As for Brown … well, he was almost a caricature of himself: grey, relentlessly negative and obsessed with the old “cuts vs investment” dividing line. At the beginning of the debate, I thought some of his attacks had a blunt kind of power to them. But as the show wore on, and as it became clear that this was all he had to offer, he faded more and more out of view. By the end, with his closing pitch about the Tories’ inheritance tax plans and tax credit cuts, it was unwatchably awful. There was little to distinguish this Brown from the one who murmured gloomily in the back of a car yesterday.

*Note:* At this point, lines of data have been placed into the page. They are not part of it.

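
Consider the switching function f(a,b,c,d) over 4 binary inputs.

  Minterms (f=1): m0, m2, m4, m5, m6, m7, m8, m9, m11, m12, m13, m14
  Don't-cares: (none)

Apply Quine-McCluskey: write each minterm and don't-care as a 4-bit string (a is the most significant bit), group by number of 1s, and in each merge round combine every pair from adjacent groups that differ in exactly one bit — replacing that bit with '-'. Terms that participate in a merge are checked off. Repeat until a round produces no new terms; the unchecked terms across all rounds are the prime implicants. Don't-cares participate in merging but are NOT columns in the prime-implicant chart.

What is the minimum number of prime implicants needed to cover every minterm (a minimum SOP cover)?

5

Round 0: 0000✓ 0010✓ 0100✓ 0101✓ 0110✓ 0111✓ 1000✓ 1001✓ 1011✓ 1100✓ 1101✓ 1110✓
Round 1: -000✓ -100✓ -101✓ -110✓ 0-00✓ 0-10✓ 00-0✓ 01-0✓ 01-1✓ 010-✓ 011-✓ 1-00✓ 1-01✓ 10-1 100-✓ 11-0✓ 110-✓
Round 2: --00 -1-0 -10- 0--0 01-- 1-0-
PIs = {--00, -1-0, -10-, 0--0, 01--, 1-0-, 10-1}
Coverage chart:
  m0: --00,0--0
  m2: 0--0 ←essential
  m4: --00,-1-0,-10-,0--0,01--
  m5: -10-,01--
  m6: -1-0,0--0,01--
  m7: 01-- ←essential
  m8: --00,1-0-
  m9: 1-0-,10-1
  m11: 10-1 ←essential
  m12: --00,-1-0,-10-,1-0-
  m13: -10-,1-0-
  m14: -1-0 ←essential
Essential: -1-0, 0--0, 01--, 10-1
Petrick residual → 1-0-
Min cover (5 terms): bd' + a'd' + a'b + ac' + ab'd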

Early polling seems to be giving it to Cameron, but we’ll have to wait and see whether it’s enough to deliver the Tories from hung parliament territory. But this was, I think, as good as they could have hoped for tonight. Brown, the grand enemy of the past thirteen years, is now practically irrelevant. Now all that matters is whether Cameron’s positive message has cut through to the voters.